Frau Präsidentin! Meine sehr verehrten Damen und Herren! Wenn man das Thema einmal auf den eigentlichen Antrag der CDU-Fraktion zurückführt, dann fordert die CDU-Fraktion hier heute zwei Dinge. Nach dem, was ich in den Reden gehört habe, fordern Sie eine Menge mehr.

Sie haben aber nur zwei Dinge in Ihrem Antrag stehen. Das eine ist eine einfache Fristverlängerung, und das andere ist, dass Sie die Grundeigentümer beteiligen wollen. Mehr haben Sie heute in Ihrem Antrag mit langer Begründung nicht gefordert. Nachdem ich mir die Rede von Herrn Behr oder die von Frau Pruin angehört habe, kann ich sagen: Sie haben eine Menge mehr gefordert. Dann schreiben Sie doch in Ihren Antrag hinein, was Sie konkret wollen. Das ist nämlich genau das Problem, das wir mit Ihnen vor Ort haben.

(Frau Pruin [CDU]: Das ist doch gar nicht wahr! Wir haben nur darauf hin- gewiesen, was ihr wollt!)

- Hören Sie doch erst einmal zu, was ich zu sagen habe. Dann können Sie sich aufregen.

Das ist doch genau das Verfahren, das wir vor Ort erleben, dass Sie als CDU vor Ort in der Tat Ängste schüren. Sie stellen vor Ort Fragen, aber Sie geben keine Antworten, und die geben wir. Das ist der Unterschied. So geht man verantwortlich mit den Betroffenen um.

(Beifall bei der SPD - Oh! bei der CDU)

Ich stelle fest, meine Damen und Herren, dass das Problem ist, dass Sie sich in dieser Frage nicht festlegen, weil Sie genau wissen - -

(Frau Pruin [CDU] meldet sich zu Wort)

- Frau Pruin, ich habe wenig Redezeit. Lassen Sie es. Wir können das nachher auf dem Gang klären.

(Wulff (Osnabrück) [CDU]: Die deutsche Öffentlichkeit will eine Antwort, nicht Frau Pruin auf dem Gang!)

Herr Kollege Inselmann, gestatten Sie eine Zwischenfrage von Frau Pruin?

Frau Präsidentin, ich würde darum bitten, dass ich das fortführen kann. - Frau Pruin hat ein Problem: Sie stellt sich im Landtag hier hin und kämpft für die Inseln und für die Landwirte,

(Lebhafter Beifall bei der CDU - Frau Pruin [CDU]: Bravo!)

und auf dem Flur knutscht sie mit Herrn Wesemüller vom WWF, meine Damen und Herren.

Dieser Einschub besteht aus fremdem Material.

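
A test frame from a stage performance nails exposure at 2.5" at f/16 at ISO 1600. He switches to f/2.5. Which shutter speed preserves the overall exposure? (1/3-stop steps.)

1/15s

Aperture: f/16 → f/14 → f/13 → f/11 → f/10 → f/9 → f/8 → f/7.1 → f/6.3 → f/5.6 → f/5 → f/4.5 → f/4 → f/3.5 → f/3.2 → f/2.8 → f/2.5 — 5 1/3 stops larger aperture (brighter).
Need 5 1/3 stops darker from the shutter speed: 2.5 → 2 → 1.6 → 1.3 → 1 → 0.8 → 0.6 → 0.5 → 0.4 → 0.3 → 1/4 → 1/5 → 1/6 → 1/8 → 1/10 → 1/13 → 1/15.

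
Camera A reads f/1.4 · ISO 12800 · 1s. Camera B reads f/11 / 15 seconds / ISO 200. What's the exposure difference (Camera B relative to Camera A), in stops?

Aperture: f/1.4 → f/2 → f/2.8 → f/4 → f/5.6 → f/8 → f/11 — 6 stops narrower (darker).
Shutter speed: 1 → 2 → 4 → 8 → 15 — 4 stops slower (brighter).
ISO: 12800 → 6400 → 3200 → 1600 → 800 → 400 → 200 — 6 stops lower (darker).
Net: −6 +4 −6 = −8 stops.

8 stops darker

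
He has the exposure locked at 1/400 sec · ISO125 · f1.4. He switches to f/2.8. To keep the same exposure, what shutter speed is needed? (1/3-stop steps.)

1/100s

Aperture: f/1.4 → f/1.6 → f/1.8 → f/2 → f/2.2 → f/2.5 → f/2.8 — 2 stops narrower (darker).
Need 2 stops brighter from the shutter speed: 1/400 → 1/320 → 1/250 → 1/200 → 1/160 → 1/125 → 1/100.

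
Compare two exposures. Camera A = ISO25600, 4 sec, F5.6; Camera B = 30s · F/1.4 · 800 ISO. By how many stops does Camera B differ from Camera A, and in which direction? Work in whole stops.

Aperture: f/5.6 → f/4 → f/2.8 → f/2 → f/1.4 — 4 stops larger aperture (brighter).
Shutter speed: 4 → 8 → 15 → 30 — 3 stops longer (brighter).
ISO: 25600 → 12800 → 6400 → 3200 → 1600 → 800 — 5 stops dropped (darker).
Net: +4 +3 −5 = +2 stops.

2 stops brighter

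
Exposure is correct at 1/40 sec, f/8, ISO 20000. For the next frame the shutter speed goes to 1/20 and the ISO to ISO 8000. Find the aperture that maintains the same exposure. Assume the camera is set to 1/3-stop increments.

f/7.1

Shutter speed: 1/40 → 1/30 → 1/25 → 1/20 — 1 stop longer (brighter).
ISO: 20000 → 16000 → 12800 → 10000 → 8000 — 1 1/3 stops lower (darker).
Net change so far: 1/3 stop darker. Offset with the aperture: f/8 → f/7.1.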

Das ist die Realität.

(Heiterkeit bei der SPD - Unruhe)

Frau Pruin, ich bin ja gar nicht eifersüchtig, aber dann klären Sie einmal Ihre Position ab, und seien Sie einmal ehrlich in dieser Frage.

(Frau Pruin [CDU]: Nun stellen Sie doch die nächste Behauptung auf! Das ist doch eine unerhörte Frechheit! - Weitere Zurufe von der CDU und der SPD - Unruhe - Glocke der Präsiden- tin)

Meine Damen und Herren, ich sehe es schon: Ich habe Recht. Oder wollen Sie das bestreiten, Frau Pruin? Das war so.